Inuvik (Apr 07/00) - A recent workshop at the Inuvialuit Regional Corporation offices generated a lot of emotion, purpose and determination to break the cycle of residential school abuse.

Bringing together participants from Inuvik, Aklavik and Sachs Harbour, and led by Yellowknife counsellor Norman Yakelaya, the two-day workshop targeted healing for residential school "survivors" and their families.

"The Grollier Hall healing circle is a group of those who were abused and who have gotten together to do healing," said participant Sarah Jerome from the Beaufort Delta Education Council. "This one is for those who came out of those schools and who, while not abused, suffered from the effects of that syndrome and who lost bonds with their families and parenting skills."

The corporation's Maria Storr said those effects can show up in parents failing to set ground-rules for their children, over-disciplining them or, at worst, abusing them.

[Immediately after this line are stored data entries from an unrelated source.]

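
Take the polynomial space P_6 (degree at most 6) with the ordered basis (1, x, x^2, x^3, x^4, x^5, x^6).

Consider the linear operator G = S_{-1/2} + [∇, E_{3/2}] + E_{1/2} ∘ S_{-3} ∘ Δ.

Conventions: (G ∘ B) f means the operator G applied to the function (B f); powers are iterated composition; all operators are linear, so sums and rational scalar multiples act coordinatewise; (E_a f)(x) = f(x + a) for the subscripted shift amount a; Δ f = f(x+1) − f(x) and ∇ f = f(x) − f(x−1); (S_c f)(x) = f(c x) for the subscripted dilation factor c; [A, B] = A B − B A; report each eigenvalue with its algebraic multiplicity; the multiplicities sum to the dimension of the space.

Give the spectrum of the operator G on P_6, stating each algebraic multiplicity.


image of 1: 1
image of x: -(1/2)x + 1
image of x^2: (1/4)x^2 - 6x - 2
image of x^3: -(1/8)x^3 + 27x^2 + 18x + 13/4
image of x^4: (1/16)x^4 - 108x^3 - 108x^2 - 39x - 5
image of x^5: -(1/32)x^5 + 405x^4 + 540x^3 + (585/2)x^2 + 75x + 121/16
image of x^6: (1/64)x^6 - 1458x^5 - 2430x^4 - 1755x^3 - 675x^2 - (1089/8)x - 91/8
the matrix is upper triangular; its diagonal is (1, -1/2, 1/4, -1/8, 1/16, -1/32, 1/64)
for a triangular matrix the eigenvalues are the diagonal entries, with algebraic multiplicity their repetition count

λ = -1/2 (multiplicity 1), λ = -1/8 (multiplicity 1), λ = -1/32 (multiplicity 1), λ = 1/64 (multiplicity 1), λ = 1/16 (multiplicity 1), λ = 1/4 (multiplicity 1), λ = 1 (multiplicity 1)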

She said in January the Aboriginal Healing Foundation approved a corporation proposal to train some 25 facilitators in the settlement communities this spring to act as parenting facilitators, on a one-year trial basis.

"We have been working with childcare and wanted to include the parenting aspect in dealing with educating young children," she said. "We have no models for something like this, but people have different methods and we'll even be working in consultation with elders to get ideas about how aboriginal children were raised before the influx of the Europeans."

Jerome also said this initiative differs from others in that it's "genuinely grassroots" and also fills the void created through the closure of local healing centres.

"The government usually comes in and shapes these programs from the top-down and doesn't usually recognize these ideas from the communities," she said, adding, "I think this is all going to open a can of worms -- incest will come out, gambling, alcoholism -- but they've been closing down healing centres and there's a need."

Marilyn Harry from Family Counselling stressed the group's non-confrontational approach.

"We're not pointing any fingers at any groups or races," she said. "We just want to be there to empower the communities and hope to do some good intervention work at the schools and focus on taking things slowly and to go with the flow, just like the elders taught us."